Q: The book takes place in New York in 1918. Why did you choose that setting, and how important is setting to you in your writing?
A: New York City was a natural port of entry for an Irish immigrant. I considered Boston, Philadelphia, Pittsburgh, Baltimore, and Chicago, but New York City just felt right. I can’t even point to a specific reason for the feeling.
I didn’t spend a lot of time debating with myself about the setting either. When I began telling myself the story, I pictured Manhattan brownstones, so I went with it. I’m grateful I did. I learned a host of interesting historical bits about the area.
The year 1918 was an obvious choice: October 1918 was the height of the Spanish Flu pandemic.
Setting in general is vital to a novel the way a quality background is vital to a painting, or the way a solid foundation is vital to a new house. An artist paints a background to make the subject pop (even if the subject is the same kind of stuff in the background). A builder ensures a solid foundation because the rest of his work depends on it.
Historical fiction is wonderful because its setting includes both space and time.
Q: Did you need to do much research to write the novel, and if so, did you learn anything especially surprising?
A: I needed to do substantial research.

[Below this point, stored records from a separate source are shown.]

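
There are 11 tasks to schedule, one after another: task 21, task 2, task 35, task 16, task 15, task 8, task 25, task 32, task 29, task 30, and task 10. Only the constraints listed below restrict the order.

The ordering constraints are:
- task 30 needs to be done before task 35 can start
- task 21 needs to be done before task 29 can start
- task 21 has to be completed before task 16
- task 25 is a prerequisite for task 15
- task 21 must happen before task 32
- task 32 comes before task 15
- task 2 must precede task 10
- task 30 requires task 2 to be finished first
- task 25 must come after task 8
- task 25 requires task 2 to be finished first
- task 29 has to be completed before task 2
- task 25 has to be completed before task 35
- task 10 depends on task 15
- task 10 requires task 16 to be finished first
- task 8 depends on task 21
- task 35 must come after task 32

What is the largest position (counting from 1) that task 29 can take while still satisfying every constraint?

The tasks that are forced after task 29, directly or by a chain of constraints, are task 2, task 35, task 15, task 25, task 30, task 10. That's 6 tasks.
So at least 6 tasks follow task 29, putting task 29 no later than position 5. That position is achievable by scheduling everything else first.

5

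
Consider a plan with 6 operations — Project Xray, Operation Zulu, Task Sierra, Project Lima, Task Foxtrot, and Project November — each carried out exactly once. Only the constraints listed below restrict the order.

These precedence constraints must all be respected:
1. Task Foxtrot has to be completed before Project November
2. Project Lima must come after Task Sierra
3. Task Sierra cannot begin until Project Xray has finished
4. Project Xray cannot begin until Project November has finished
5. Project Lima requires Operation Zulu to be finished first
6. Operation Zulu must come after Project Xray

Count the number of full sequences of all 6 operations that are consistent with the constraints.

Task Foxtrot is the only operation with nothing required before it, so every ordering starts there.
Counting all ways to extend the partial order to a total order gives 2.

2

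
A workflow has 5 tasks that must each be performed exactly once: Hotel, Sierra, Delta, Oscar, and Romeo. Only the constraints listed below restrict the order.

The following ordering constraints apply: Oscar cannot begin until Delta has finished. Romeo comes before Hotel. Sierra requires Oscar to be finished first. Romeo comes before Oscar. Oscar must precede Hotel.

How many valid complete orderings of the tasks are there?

The tasks with no prerequisites are Delta, Romeo; any of them can be placed first.
Systematically extending each partial ordering one task at a time and counting, there are 4 complete orderings.

4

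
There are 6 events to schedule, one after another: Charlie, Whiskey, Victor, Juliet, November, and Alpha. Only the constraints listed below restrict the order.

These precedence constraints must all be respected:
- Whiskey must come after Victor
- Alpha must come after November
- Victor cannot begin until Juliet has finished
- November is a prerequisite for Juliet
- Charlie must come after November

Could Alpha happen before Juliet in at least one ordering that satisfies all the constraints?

Yes

Nothing in the constraints forces Juliet before Alpha — there is no chain from Juliet to Alpha.
That means at least one valid schedule has Alpha before Juliet.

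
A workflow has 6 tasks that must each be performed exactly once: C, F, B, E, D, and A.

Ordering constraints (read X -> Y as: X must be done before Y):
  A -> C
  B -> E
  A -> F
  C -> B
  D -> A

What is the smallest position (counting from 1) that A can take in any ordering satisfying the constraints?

Working backwards through the constraints from A, its only required predecessor is D.
So at minimum 1 task comes before A, putting A no earlier than position 2. That position is achievable by scheduling exactly that predecessor first.

2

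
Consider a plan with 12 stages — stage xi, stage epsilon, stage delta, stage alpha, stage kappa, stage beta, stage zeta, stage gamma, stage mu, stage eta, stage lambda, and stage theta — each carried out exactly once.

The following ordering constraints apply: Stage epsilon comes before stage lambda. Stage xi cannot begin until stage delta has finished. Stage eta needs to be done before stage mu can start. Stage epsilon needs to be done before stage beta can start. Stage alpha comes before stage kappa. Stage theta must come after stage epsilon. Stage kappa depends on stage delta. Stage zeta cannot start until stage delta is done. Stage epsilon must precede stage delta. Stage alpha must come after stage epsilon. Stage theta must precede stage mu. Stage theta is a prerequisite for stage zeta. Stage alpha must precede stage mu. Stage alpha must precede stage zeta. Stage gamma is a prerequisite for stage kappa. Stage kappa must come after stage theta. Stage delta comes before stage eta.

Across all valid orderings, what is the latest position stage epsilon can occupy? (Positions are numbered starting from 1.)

The stages that are forced after stage epsilon, directly or by a chain of constraints, are stage xi, stage delta, stage alpha, stage kappa, stage beta, stage zeta, stage mu, stage eta, stage lambda, stage theta. That's 10 stages.
With 10 mandatory successors out of 12 stages total, the latest slot for stage epsilon is 12−10 = 2, and it's reachable by doing all non-successors before stage epsilon.

2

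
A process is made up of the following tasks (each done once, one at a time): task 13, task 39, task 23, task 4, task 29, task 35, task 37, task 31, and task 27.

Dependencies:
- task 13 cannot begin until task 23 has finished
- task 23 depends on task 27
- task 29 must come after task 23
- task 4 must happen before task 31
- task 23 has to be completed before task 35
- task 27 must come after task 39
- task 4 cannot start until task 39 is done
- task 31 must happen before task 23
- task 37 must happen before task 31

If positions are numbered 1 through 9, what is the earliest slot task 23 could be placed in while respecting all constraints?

6

Working backwards through the constraints from task 23, its full set of required predecessors is task 39, task 4, task 37, task 31, task 27 — 5 of them.
With 5 mandatory predecessors, the earliest task 23 can sit is position 5+1 = 6, and placing just those 5 first achieves it.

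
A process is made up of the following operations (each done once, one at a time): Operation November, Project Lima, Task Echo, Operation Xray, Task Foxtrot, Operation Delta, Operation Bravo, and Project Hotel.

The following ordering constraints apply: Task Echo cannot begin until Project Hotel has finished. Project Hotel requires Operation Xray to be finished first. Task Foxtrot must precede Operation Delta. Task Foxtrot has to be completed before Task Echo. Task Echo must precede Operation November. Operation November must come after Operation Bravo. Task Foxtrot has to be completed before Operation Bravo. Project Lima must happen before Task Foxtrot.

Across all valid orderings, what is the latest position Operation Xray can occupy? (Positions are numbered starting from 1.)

Following every chain forward from Operation Xray, the operations that must come later are Operation November, Task Echo, Project Hotel — 3 of them.
With 3 mandatory successors out of 8 operations total, the latest slot for Operation Xray is 8−3 = 5, and it's reachable by doing all non-successors before Operation Xray.

5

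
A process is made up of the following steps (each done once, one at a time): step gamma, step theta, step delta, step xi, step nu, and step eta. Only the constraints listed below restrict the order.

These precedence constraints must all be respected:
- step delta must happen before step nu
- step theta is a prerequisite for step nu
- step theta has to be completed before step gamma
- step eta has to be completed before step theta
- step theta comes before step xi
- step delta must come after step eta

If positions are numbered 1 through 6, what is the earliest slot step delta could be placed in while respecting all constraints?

The only step forced before step delta (directly or transitively) is step eta.
So at minimum 1 step comes before step delta, putting step delta no earlier than position 2. That position is achievable by scheduling exactly that predecessor first.

2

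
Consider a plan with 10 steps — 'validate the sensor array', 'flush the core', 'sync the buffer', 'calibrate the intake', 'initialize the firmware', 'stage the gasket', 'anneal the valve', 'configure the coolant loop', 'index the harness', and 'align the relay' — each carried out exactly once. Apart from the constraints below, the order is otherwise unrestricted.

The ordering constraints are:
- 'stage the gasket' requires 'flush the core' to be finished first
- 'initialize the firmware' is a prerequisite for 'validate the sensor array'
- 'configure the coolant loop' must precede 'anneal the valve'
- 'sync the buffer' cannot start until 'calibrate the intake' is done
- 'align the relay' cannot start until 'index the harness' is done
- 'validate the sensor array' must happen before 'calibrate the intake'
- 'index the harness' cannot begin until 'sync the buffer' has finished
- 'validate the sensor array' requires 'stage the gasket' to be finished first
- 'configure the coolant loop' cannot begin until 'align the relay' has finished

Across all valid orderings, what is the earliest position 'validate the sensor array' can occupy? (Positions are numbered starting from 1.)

4

The steps that are forced before 'validate the sensor array', directly or transitively, are 'flush the core', 'initialize the firmware', 'stage the gasket'. That's 3 steps.
With 3 mandatory predecessors, the earliest 'validate the sensor array' can sit is position 3+1 = 4, and placing just those 3 first achieves it.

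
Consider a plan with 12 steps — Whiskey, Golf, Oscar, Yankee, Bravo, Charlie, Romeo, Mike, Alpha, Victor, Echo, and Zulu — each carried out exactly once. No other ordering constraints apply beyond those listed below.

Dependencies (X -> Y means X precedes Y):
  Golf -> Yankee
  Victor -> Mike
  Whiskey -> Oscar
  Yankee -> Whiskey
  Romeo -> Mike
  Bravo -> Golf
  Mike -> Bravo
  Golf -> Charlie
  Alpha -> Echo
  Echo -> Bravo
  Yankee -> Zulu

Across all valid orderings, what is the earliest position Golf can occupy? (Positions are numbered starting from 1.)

Every step that must precede Golf has to come before it. Tracing all chains that end at Golf, those steps are: Bravo, Romeo, Mike, Alpha, Victor, Echo — 6 in total.
With 6 mandatory predecessors, the earliest Golf can sit is position 6+1 = 7, and placing just those 6 first achieves it.

7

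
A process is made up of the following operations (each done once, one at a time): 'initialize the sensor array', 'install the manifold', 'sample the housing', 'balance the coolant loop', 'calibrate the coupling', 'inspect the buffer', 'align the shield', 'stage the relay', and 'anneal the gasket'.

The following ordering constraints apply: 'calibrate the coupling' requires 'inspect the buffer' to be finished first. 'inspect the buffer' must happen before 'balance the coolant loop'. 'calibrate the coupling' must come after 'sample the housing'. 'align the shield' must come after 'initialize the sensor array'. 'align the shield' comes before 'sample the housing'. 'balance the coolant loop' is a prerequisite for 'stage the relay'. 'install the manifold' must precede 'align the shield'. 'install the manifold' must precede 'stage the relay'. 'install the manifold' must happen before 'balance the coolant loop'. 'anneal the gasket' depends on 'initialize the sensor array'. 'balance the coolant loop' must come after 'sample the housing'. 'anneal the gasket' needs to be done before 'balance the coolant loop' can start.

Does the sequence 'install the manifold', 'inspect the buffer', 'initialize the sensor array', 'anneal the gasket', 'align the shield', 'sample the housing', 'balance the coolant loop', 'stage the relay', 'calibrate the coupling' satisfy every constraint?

Checking each listed constraint against this order: for instance, 'inspect the buffer' is in position 2 and 'calibrate the coupling' in position 9, so that constraint holds — and the remaining constraints check out the same way.

Yes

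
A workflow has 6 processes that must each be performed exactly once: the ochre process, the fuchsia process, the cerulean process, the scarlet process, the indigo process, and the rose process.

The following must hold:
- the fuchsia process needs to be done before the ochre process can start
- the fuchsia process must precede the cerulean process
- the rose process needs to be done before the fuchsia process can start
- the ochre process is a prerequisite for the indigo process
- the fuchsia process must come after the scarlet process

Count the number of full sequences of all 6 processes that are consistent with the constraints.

The processes with no prerequisites are the scarlet process, the rose process; any of them can be placed first.
Systematically extending each partial ordering one process at a time and counting, there are 6 complete orderings.

6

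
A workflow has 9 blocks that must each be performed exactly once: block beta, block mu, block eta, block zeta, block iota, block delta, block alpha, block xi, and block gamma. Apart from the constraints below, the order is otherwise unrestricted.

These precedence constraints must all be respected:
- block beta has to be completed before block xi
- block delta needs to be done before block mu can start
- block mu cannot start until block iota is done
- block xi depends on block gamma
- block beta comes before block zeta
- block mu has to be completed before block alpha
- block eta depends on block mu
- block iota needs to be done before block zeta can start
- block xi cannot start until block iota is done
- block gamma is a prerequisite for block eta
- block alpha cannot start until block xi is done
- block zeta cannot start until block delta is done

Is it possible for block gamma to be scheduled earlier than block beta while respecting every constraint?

Yes

No chain of constraints runs from block beta to block gamma, so block beta is not required to come first.
That means at least one valid schedule has block gamma before block beta.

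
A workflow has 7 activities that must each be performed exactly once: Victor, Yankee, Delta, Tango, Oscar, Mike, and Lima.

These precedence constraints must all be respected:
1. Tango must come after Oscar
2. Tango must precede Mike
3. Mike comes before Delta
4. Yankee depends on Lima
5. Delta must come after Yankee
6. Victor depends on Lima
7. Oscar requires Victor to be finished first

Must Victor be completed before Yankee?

No

Victor and Yankee are not related by any chain of constraints.
There exist valid orderings with Yankee before Victor, so Victor is not required to come first.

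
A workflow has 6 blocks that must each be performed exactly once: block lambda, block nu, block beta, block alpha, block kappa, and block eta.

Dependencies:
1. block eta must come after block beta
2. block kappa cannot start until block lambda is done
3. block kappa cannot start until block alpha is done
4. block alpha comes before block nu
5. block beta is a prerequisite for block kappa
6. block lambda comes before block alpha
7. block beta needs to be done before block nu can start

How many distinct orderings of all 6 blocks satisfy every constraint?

The blocks with no prerequisites are block lambda, block beta; any of them can be placed first.
Counting all ways to extend the partial order to a total order gives 24.

24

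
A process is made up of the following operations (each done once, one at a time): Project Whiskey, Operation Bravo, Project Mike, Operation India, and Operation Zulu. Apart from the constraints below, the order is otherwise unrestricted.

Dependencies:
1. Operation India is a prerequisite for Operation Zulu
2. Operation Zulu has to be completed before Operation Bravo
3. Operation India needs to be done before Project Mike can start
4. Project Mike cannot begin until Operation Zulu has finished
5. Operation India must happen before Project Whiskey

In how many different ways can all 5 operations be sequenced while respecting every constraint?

Only Operation India has no prerequisites, so it must go first.
Counting all ways to extend the partial order to a total order gives 8.

8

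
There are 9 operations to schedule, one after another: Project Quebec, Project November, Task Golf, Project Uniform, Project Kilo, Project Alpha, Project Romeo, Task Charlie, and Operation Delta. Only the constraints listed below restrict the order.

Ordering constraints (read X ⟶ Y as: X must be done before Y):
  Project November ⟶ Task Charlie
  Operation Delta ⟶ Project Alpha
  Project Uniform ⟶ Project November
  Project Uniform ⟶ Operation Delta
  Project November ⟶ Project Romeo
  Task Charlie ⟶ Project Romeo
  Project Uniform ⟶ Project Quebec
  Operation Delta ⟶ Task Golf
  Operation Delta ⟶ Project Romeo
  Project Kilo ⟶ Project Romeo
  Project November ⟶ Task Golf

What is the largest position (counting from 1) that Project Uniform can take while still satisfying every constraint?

2

Following every chain forward from Project Uniform, the operations that must come later are Project Quebec, Project November, Task Golf, Project Alpha, Project Romeo, Task Charlie, Operation Delta — 7 of them.
So at least 7 operations follow Project Uniform, putting Project Uniform no later than position 2. That position is achievable by scheduling everything else first.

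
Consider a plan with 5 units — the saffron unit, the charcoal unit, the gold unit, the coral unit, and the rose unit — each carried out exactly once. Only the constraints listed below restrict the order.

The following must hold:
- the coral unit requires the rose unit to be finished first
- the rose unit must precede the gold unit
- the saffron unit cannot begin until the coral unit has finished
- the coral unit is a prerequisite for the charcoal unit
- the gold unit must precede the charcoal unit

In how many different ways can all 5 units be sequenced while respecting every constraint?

The rose unit is the only unit with nothing required before it, so every ordering starts there.
Enumerating by repeatedly choosing an available unit (one whose prerequisites are all placed) gives 5 distinct complete orderings.

5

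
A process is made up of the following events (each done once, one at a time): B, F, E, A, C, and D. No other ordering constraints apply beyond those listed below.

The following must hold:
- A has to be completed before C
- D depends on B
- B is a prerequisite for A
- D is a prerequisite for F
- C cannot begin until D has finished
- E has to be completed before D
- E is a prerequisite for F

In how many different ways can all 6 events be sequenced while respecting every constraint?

The events with no prerequisites are B, E; any of them can be placed first.
Systematically extending each partial ordering one event at a time and counting, there are 12 complete orderings.

12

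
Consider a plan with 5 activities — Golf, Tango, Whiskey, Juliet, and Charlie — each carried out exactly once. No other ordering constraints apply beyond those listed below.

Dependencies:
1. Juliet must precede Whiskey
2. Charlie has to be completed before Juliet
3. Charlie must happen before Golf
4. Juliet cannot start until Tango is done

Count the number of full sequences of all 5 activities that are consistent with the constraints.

The activities with no prerequisites are Tango, Charlie; any of them can be placed first.
Counting all ways to extend the partial order to a total order gives 7.

7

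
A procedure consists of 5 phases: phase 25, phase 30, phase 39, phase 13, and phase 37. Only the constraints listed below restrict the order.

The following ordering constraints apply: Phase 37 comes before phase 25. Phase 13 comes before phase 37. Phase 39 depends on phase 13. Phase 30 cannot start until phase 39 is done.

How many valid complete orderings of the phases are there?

6

Phase 13 is the only phase with nothing required before it, so every ordering starts there.
Counting all ways to extend the partial order to a total order gives 6.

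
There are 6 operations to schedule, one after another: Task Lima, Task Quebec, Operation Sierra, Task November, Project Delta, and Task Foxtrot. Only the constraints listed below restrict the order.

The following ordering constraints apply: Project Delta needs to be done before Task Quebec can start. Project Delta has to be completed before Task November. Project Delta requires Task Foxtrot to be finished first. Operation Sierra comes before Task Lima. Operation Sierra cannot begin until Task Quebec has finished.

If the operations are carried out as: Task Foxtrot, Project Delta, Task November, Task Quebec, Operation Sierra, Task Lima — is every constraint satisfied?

Checking each listed constraint against this order: for instance, Project Delta is in position 2 and Task Quebec in position 4, so that constraint holds — and the remaining constraints check out the same way.

Yes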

I used many resources: books, maps, photographs, newspaper articles, magazines, advertisements, music, catalogs, police reports, menus, and more. Most were published between 1915 and 1921. The New York Public Library and the Brooklyn Public Library were my good friends through the process, as was the Library of Congress.
I learned many surprising things. The era was one of upheaval. Many conveniences of today existed but hadn’t taken root (vacuum cleaners, refrigerators, processed foods). Many industries were in their twilight (ice delivery, horse-drawn vehicles). I spent a lot of time figuring out which products were in wide use at the time, and which weren’t.
One of the most startling reminders came in the area of mass transit. The Second and Third Avenue elevated trains used by my characters—with their massive steel pillars, beams, and platforms—were demolished during World War II. I marvel at the willingness to scrap such a large investment in the name of progress.
Q: What are you working on now?
A: I have been practicing this answer: I have several novels in various stages of development, but I’m not ready to discuss them publicly yet. One of the lessons from my prior career as a software executive: underpromise and overdeliver!
Q: Anything else we should know?
A: However Long the Day will be out on February 15, 2022, in hardcover, ebook, and audiobook. The audiobook is narrated by an excellent Irish actor, and it turned out better than I could have hoped. I can’t wait for people to hear it. The book is available wherever books/ebooks/audiobooks are sold.